Domestic Violence Victims: You Aren’t Alone, Help Is Available
(StraightNews.org) – Domestic violence affects people in more ways than just physically and emotionally. Survivors often face severe financial difficulty, debt, and many other issues. Since abusers control their victims, this likely includes more than just physical and mental abuse. Normal activities such as banking, working, and having a good credit score are likely unavailable to those in abusive situations.

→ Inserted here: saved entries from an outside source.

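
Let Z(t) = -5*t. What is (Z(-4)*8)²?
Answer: 25600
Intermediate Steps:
(Z(-4)*8)² = (-5*(-4)*8)² = (20*8)² = 160² = 25600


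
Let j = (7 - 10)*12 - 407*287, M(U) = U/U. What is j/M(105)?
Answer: -116845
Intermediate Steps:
M(U) = 1
j = -116845 (j = -3*12 - 116809 = -36 - 116809 = -116845)
j/M(105) = -116845/1 = -116845*1 = -116845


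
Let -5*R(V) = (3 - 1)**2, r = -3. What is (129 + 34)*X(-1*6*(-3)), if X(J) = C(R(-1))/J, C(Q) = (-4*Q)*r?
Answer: -1304/15 ≈ -86.933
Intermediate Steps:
R(V) = -4/5 (R(V) = -(3 - 1)**2/5 = -1/5*2**2 = -1/5*4 = -4/5)
C(Q) = 12*Q (C(Q) = -4*Q*(-3) = 12*Q)
X(J) = -48/(5*J) (X(J) = (12*(-4/5))/J = -48/(5*J))
(129 + 34)*X(-1*6*(-3)) = (129 + 34)*(-48/(5*(-1*6*(-3)))) = 163*(-48/(5*((-6*(-3))))) = 163*(-48/5/18) = 163*(-48/5*1/18) = 163*(-8/15) = -1304/15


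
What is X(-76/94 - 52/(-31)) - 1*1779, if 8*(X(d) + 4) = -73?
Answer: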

In 98% of domestic abuse cases, financial abuse also occurs, and women are usually at the most risk. Domestic abuse can cost up to eight million days of work annually, and roughly 70% of those in abusive relationships are kept from working at all. Additionally, 60% of victims have had their credit destroyed and will have difficulty repairing it after leaving.
It IS Hard
Leaving an abusive relationship can be one of the hardest things that someone can do. Not only is there the fear of retribution, but knowing that they will be leaving their entire life behind and will have to start over can be difficult to overcome. It’s not easy, but the best thing to do is keep finding opportunities to move forward. Help is out there.
Domestic abuse isn’t a new problem. As such, there are a wide variety of assistance programs available to help people find their way out. There is an entire network of charities and volunteer organizations, as well as programs available at every level of government, to help survivors safely leave their abusers and begin the steps towards recovery. No matter what you choose to do, it all starts with a single step.
Deciding to leave your abuser is the first step down the road to recovery. This is one of the hardest things for victims to choose to do. For help with this, contact the National Domestic Violence Hotline. The first thing the site will do is help the victim continue to safely seek help without worrying about their abuser checking their online browsing history. A clean exit is crucial to leaving an abusive situation successfully. The hotline offers anonymous online chatting, texting, and voice options.
Making a fresh start is never easy, but having a plan in place can simplify the process. Sometimes the only option for freedom is to pack a single bag and leave. Fortunately, there are programs that can assist fleeing victims, but being able to plan ahead will make the transition far more manageable.
Having some money and tangible property set aside, finding employment, and securing housing are all helpful tools for transitioning victims. Sometimes abusers force their victims to wear nice clothing and jewelry to maintain their façade. These items can be sold to earn funds to help victims escape.
Every abuse situation is different, and each will require different steps towards freedom. Having a plan, along with counseling and other assistance programs, can make the journey easier.
Financial assistance programs are available for people with fewer resources or forced to flee, especially for those with children. Looking into programs like SNAP for your groceries or TANF, which provides temporary financial assistance for needy families. Some government-funded shelters take in domestic abuse victims and their families while they get back on their feet.
People leaving violent situations are concerned about their safety and well-being. A safe exit strategy can be complicated, especially as victims must leave as little traceable information as possible. Banking, meeting with counselors, and authorities should be done in person. During this process, it is wise to ensure that your home life remains as normal as possible. Remember, a safe plan is a good plan.